Thomas Morton, Shane Smith and Ryan

Cabler news magazine makes debut

Shane Smith’s multi-media company Vice enters new territory on April 5 when HBO turns it into a cabler news magazine. Not included in “Vice” the TV show, however, are the nudity and sex that gave the brand its original edginess.

“Nudes and sex are a relic of the past,” Vice’s Eddy Moretti said at the April 2 preem. “We started as a small magazine and grew into a global video channel online. Now we’re concentrating on documentaries.”

HBO’s Richard Plepler prepped the audience at Gotham’s Time Warner Center by praising ‘Vice’ staffers for being “gritty, courageous and daring” in their coverage of human sex trafficking, gun lust and the Taliban’s use of child suicide bombers.

“And they are definitely not Jewish,” added Plepler, who intro’d ‘Vice’ hosts Smith, Thomas Morton and Ryan Duffy at the podium.

At the cocktail party preceding the screening, guest Alexandra Pelosi made light of the TV news magazine’s decision to film Dennis Rodman on a trip to North Korea, which Dan Rather called “more jackass than journalism.”

“I am afraid that ‘Vice’ has started an international incident in North Korea, but as someone who works for HBO it’s not a bad thing. I think Nancy would choose world peace over HBO but I would choose HBO over world peace,” Pelosi said, referring to her mother.

Duffy traveled to North Korea with Rodman and the Globetrotters.
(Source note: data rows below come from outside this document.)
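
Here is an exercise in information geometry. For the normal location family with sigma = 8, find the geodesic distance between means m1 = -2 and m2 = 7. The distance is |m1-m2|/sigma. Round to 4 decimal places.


On the fixed-variance normal subfamily, geodesic distance = |m1-m2|/sigma.
|-2 - 7| = 9.
sigma = 8.
d = 9/8 = 1.1250

1.1250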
“I wouldn’t rule anything out, including Dennis coming back in future episodes, but that’s not in the plan right now,” said Duffy, who shows off his heavily tattooed arms during the show’s opening episode in the Philippines.

The weekly show is exec produced by Smith, Moretti and Bill Maher, with CNN’s Fareed Zakaria serving as consulting producer.

“‘Vice’ is much cooler than I am. I hope some of their hipster cool will rub off on me,” said Zakaria.

The news magazine surfaced after HBO’s Michael Lombardo arranged a meet-and-greet with “Vice” producers and Maher.

“I’d always been thinking about a show that would complement Bill Maher,” said Lombardo. “When Bill signed on as executive producer, somehow a series emerged.” Regarding the Rodman brouhaha, Lombardo noted, “Dennis Rodman and the Harlem Globetrotters was a way to get into North Korea. ‘Vice’ is all about gaining entry into places that other news shows can’t get into.”

After the screening, guests dined at the Porter House, where “60 Minutes” correspondent Steve Kroft observed, “I’ve been at CBS for 30 years. Guerrilla cinema verite has been done before but hasn’t worked for one reason or another. The one place it can work is HBO because they’re not dependent on ratings.”